NYS Senator Eric Adams states: “These 2 bills represent the most complete ethics reform seen in Albany in decades and are an initial step in mandating accountability for public officials.  They are designed to restore the confidence of the public in its state government.  They impose meaningful ethics oversight and enforcement, increase transparency and disclosure, and tighten campaign finance rules.  No longer will a public officer be able to use government resources for personal business interests.  When Governor Paterson signs these bills into law, our state government will be more open and accountable.  ”
The New York State Senate took a significant step today towards ending corruption and dysfunction in Albany by passing S6457, an ethics reform bill that raises disclosure requirements and accountability for elected officials and sounds the death knell for an era of secrecy.
The legislation marks the first time both houses of the Legislature have passed ethics reform of this magnitude.  It requires greater disclosure of legislators’ outside sources of income, improves reporting requirements on the activity of lobbyists who have business relationships with public officials, re-establishes an independent lobbying commission, and authorizes a bipartisan enforcement unit in the New York State Board of Elections to impose strict adherence to campaign finance laws.  The enhanced disclosure requirements will take effect January 1, 2011.  The bill was passed with overwhelming bipartisan support, 59-1.

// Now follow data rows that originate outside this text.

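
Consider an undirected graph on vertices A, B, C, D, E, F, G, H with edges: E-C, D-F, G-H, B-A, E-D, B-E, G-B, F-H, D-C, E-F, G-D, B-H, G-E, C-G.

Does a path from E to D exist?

Explore from E.
Distance 1: reach B, C, D, F, G.
Found D.

Yes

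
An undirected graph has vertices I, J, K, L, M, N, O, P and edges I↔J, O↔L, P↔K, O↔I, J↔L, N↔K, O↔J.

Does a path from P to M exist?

Explore from P.
Distance 1: reach K.
Distance 2: reach N.
The search is exhausted without reaching M; it lies in a different component.

No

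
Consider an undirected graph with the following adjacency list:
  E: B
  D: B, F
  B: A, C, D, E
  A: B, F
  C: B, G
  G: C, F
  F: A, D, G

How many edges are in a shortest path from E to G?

3

Distance 0: E.
Distance 1: B.
Distance 2: A, C, D.
Distance 3: F, G — contains G.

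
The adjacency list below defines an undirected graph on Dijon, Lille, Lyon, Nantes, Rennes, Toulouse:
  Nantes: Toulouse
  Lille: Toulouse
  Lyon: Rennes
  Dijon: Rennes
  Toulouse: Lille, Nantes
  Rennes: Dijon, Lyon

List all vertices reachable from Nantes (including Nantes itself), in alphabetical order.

Start at Nantes.
Its neighbours: Toulouse.
Then their neighbours: Lille.
Nothing further is reachable.

Lille, Nantes, Toulouse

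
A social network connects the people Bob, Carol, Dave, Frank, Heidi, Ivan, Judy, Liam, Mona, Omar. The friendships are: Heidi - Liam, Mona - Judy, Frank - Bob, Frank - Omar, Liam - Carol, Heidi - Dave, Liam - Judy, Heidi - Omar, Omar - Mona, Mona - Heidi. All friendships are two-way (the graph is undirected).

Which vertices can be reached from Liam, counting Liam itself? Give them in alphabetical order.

Start at Liam.
Its neighbours: Carol, Heidi, Judy.
Then their neighbours: Dave, Mona, Omar.
Then next layer: Frank.
Then next layer: Bob.
Nothing further is reachable.

Bob, Carol, Dave, Frank, Heidi, Judy, Liam, Mona, Omar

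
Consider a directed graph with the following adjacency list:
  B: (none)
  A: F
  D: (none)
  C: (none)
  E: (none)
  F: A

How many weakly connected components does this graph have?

From A: component {A, F}.
From B: component {B}.
From C: component {C}.
From D: component {D}.
From E: component {E}.
That's 5 components.

5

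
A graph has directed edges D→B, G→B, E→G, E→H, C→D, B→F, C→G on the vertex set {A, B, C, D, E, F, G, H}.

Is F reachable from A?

A has no outgoing edges, so nothing is reachable from it.

No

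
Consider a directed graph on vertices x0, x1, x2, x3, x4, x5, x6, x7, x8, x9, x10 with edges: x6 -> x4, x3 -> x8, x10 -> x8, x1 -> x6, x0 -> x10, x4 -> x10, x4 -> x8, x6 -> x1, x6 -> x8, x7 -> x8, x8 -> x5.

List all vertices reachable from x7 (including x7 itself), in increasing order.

Start at x7.
Its neighbours: x8.
Then their neighbours: x5.
Nothing further is reachable.

x5, x7, x8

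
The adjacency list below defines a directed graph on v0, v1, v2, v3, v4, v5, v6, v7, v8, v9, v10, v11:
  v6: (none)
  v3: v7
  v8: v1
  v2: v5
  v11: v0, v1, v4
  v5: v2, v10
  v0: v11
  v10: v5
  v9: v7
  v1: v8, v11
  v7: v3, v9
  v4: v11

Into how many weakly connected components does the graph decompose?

4

From v0: component {v0, v1, v4, v8, v11}.
From v2: component {v2, v5, v10}.
From v3: component {v3, v7, v9}.
From v6: component {v6}.
That's 4 components.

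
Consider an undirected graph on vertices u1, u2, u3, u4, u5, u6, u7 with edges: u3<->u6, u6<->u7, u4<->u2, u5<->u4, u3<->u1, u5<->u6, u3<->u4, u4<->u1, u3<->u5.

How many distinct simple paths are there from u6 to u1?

u6–u3–u1
u6–u3–u4–u1
u6–u3–u5–u4–u1
u6–u5–u3–u1
u6–u5–u3–u4–u1
u6–u5–u4–u1
u6–u5–u4–u3–u1

7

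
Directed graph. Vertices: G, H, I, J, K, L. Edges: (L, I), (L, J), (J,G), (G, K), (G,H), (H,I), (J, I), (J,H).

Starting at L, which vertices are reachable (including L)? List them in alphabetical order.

Start at L.
Its neighbours: I, J.
Then their neighbours: G, H.
Then next layer: K.
Every vertex is now reached.

G, H, I, J, K, L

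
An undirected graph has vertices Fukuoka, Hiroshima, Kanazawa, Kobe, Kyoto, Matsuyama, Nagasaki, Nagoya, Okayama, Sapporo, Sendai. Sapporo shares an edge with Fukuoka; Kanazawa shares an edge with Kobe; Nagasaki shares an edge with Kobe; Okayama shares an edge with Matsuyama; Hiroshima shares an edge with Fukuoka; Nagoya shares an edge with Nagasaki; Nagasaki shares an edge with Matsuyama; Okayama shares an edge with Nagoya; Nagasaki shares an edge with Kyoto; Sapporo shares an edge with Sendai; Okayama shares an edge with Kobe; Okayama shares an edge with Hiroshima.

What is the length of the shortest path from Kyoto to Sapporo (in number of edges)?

6

Distance 0: Kyoto.
Distance 1: Nagasaki.
Distance 2: Kobe, Matsuyama, Nagoya.
Distance 3: Kanazawa, Okayama.
Distance 4: Hiroshima.
Distance 5: Fukuoka.
Distance 6: Sapporo — contains Sapporo.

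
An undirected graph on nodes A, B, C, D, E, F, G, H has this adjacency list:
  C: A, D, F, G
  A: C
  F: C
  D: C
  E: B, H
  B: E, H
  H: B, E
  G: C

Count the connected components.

2

From A: component {A, C, D, F, G}.
From B: component {B, E, H}.
That's 2 components.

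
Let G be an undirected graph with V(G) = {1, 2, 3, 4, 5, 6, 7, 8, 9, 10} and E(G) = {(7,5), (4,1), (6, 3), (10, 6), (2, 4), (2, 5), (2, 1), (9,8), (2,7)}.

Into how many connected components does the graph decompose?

From 1: component {1, 2, 4, 5, 7}.
From 3: component {3, 6, 10}.
From 8: component {8, 9}.
That's 3 components.

3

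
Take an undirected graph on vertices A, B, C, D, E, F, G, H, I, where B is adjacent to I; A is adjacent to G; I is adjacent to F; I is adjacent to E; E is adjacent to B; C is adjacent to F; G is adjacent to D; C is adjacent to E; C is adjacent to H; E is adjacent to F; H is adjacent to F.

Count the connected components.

From A: component {A, D, G}.
From B: component {B, C, E, F, H, I}.
That's 2 components.

2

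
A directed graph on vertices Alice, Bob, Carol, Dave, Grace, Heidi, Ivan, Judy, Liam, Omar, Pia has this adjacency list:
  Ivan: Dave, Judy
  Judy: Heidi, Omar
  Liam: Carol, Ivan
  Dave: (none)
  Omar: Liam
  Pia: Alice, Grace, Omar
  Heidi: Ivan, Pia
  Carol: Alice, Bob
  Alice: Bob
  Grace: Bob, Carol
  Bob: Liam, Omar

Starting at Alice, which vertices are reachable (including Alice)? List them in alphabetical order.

Start at Alice.
Its neighbours: Bob.
Then their neighbours: Liam, Omar.
Then next layer: Carol, Ivan.
Then next layer: Dave, Judy.
Then next layer: Heidi.
Then next layer: Pia.
Then next layer: Grace.
Every vertex is now reached.

Alice, Bob, Carol, Dave, Grace, Heidi, Ivan, Judy, Liam, Omar, Pia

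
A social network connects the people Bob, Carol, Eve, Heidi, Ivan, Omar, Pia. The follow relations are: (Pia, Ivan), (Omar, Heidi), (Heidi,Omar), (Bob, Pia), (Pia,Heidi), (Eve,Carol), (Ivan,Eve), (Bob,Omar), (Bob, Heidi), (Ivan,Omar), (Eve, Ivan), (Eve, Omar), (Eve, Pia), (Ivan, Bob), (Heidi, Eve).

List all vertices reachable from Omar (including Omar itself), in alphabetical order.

Bob, Carol, Eve, Heidi, Ivan, Omar, Pia

Start at Omar.
Its neighbours: Heidi.
Then their neighbours: Eve.
Then next layer: Carol, Ivan, Pia.
Then next layer: Bob.
Every vertex is now reached.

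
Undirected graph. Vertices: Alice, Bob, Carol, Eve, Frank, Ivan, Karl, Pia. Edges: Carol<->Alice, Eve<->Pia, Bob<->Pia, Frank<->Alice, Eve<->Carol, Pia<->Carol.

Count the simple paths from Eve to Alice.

2

Eve–Carol–Alice
Eve–Pia–Carol–Alice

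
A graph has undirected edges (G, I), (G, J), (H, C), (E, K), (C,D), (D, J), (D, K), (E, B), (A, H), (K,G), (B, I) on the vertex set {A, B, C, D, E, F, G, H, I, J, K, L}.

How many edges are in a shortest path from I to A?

6

Distance 0: I.
Distance 1: B, G.
Distance 2: E, J, K.
Distance 3: D.
Distance 4: C.
Distance 5: H.
Distance 6: A — contains A.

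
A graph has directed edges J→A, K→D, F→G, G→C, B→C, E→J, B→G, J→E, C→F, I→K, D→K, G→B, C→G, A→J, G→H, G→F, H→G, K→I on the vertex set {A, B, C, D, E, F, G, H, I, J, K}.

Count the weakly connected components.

3

From A: component {A, E, J}.
From B: component {B, C, F, G, H}.
From D: component {D, I, K}.
That's 3 components.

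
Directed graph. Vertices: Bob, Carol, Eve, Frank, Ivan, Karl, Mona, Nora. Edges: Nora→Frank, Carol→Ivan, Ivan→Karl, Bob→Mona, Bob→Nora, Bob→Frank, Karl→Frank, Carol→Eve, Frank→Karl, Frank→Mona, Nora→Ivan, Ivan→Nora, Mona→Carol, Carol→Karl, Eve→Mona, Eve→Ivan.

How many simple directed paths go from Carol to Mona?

Carol→Eve→Ivan→Karl→Frank→Mona
Carol→Eve→Ivan→Nora→Frank→Mona
Carol→Eve→Mona
Carol→Ivan→Karl→Frank→Mona
Carol→Ivan→Nora→Frank→Mona
Carol→Karl→Frank→Mona

6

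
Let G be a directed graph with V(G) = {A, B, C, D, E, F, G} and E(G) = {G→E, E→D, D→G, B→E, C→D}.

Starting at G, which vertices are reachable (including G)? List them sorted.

Start at G.
Its neighbours: E.
Then their neighbours: D.
Nothing further is reachable.

D, E, G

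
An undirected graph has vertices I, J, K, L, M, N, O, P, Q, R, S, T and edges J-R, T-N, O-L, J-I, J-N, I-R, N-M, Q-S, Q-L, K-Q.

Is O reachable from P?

No

P has no edges, so nothing is reachable from it.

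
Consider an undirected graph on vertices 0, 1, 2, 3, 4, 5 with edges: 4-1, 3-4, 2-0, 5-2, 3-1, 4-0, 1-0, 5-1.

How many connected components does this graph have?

From 0: component {0, 1, 2, 3, 4, 5}.
That's 1 component.

1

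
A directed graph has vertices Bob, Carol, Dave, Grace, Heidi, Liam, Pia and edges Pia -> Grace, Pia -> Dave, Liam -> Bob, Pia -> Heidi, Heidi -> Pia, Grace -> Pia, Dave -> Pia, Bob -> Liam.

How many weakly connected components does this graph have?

From Bob: component {Bob, Liam}.
From Carol: component {Carol}.
From Dave: component {Dave, Grace, Heidi, Pia}.
That's 3 components.

3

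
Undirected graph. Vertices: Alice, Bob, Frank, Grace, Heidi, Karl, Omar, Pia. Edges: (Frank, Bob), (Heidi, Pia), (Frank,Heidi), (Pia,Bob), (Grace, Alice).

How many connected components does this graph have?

From Alice: component {Alice, Grace}.
From Bob: component {Bob, Frank, Heidi, Pia}.
From Karl: component {Karl}.
From Omar: component {Omar}.
That's 4 components.

4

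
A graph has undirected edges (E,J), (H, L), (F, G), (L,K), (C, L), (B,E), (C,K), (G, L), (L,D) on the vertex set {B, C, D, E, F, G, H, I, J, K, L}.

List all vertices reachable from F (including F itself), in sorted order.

C, D, F, G, H, K, L

Start at F.
Its neighbours: G.
Then their neighbours: L.
Then next layer: C, D, H, K.
Nothing further is reachable.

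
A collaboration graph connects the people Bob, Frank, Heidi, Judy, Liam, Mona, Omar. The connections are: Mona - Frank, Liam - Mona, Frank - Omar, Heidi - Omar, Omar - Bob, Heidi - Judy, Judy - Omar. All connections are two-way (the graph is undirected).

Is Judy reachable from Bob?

Yes

Explore from Bob.
Distance 1: reach Omar.
Distance 2: reach Frank, Heidi, Judy.
Found Judy.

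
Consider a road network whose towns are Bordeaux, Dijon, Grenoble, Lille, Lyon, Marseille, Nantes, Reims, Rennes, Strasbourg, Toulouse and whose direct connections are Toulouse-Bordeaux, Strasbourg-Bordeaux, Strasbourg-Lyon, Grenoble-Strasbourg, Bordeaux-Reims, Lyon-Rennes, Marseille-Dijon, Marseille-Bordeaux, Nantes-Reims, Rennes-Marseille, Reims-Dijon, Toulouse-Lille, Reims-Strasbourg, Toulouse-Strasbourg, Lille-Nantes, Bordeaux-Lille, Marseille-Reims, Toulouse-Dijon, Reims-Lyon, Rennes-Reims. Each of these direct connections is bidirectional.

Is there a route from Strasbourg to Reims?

Yes

Explore from Strasbourg.
Distance 1: reach Bordeaux, Grenoble, Lyon, Reims, Toulouse.
Found Reims.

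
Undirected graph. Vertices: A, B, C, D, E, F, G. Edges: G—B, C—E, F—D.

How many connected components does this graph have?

From A: component {A}.
From B: component {B, G}.
From C: component {C, E}.
From D: component {D, F}.
That's 4 components.

4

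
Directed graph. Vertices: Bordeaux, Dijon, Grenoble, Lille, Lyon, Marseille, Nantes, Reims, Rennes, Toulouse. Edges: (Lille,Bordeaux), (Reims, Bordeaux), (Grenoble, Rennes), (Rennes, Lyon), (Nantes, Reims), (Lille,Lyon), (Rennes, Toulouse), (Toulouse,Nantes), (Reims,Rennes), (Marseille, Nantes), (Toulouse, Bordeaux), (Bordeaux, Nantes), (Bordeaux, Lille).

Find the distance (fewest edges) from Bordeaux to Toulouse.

Distance 0: Bordeaux.
Distance 1: Lille, Nantes.
Distance 2: Lyon, Reims.
Distance 3: Rennes.
Distance 4: Toulouse — contains Toulouse.

4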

A second bill completed today’s ethics reform package, passing 60-0.  Amending both civil and criminal law to eliminate a defect in state ethics law, the legislation imposes a ban under the Code of Ethics to prohibit public officers from using government resources for outside, for-profit business and specifically defines any "ongoing scheme" to use government resources for outside, for-profit business as defrauding the government, a felony.
A new Legislative Ethics Commission will have both a compliance branch and an investigative branch, and the Commission on Public Integrity will be replaced by a new six-member board to oversee ethics compliance in the executive branch.  Both commissions will commence their oversight on July 31, 2010 and sunset on July 31, 2014.  (Current law governing judiciary ethics will remain unchanged.)